Saturday at North Garden Theater: Anthems and Monuments: Prairie Fire Lady Choir Season Finale with Chris Koza. Not your usual choir concert. The Twin Cities-based, a capella group of more than 60 “badass women” will open with a set of all-new songs and arrangements by singer-songwriter Chris Koza, written for him and the choir. Then PFLC will follow up with a set of their own compositions and covers of songs by Leonard Cohen, Devo, Lucius and Sleater Kinney. Doors at 6:30 p.m., show at 7. FMI and tickets ($12).
Saturday at Calhoun Square: Uptown Coffee Festival. Billed as the “Twin Cities Largest Coffee Expo,” this coffee lover’s dream features more than 20 manufacturers, coffee and tea samplings, craft coffee beer tastings, demos, giveaways, live music, and caffeinated comedy. 10 a.m.-3 p.m. $10 admission gets you a commemorative mug and a $5 parking voucher.

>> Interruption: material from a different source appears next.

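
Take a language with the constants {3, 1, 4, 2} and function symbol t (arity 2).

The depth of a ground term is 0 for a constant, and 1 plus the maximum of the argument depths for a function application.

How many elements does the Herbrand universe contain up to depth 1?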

Starts Sunday at the Trylon: “Solaris.” The revamped revival theater in Longfellow has been screening the films of revered Russian director Andrei Tarkovsky, who only made seven. This week, it’s his 1972 version of “Solaris,” based on the 1961 science fiction novel by Stanislaw Lem. (A Steven Soderbergh version came later, but this is the original.) A hypnotizing, disorienting, nonlinear masterpiece, it’s not just for science fiction nerds but for fans of cinema. In Russian with English subtitles. Sunday at 3 p.m., Monday and Tuesday at 7 p.m. FMI, trailer and tickets ($8).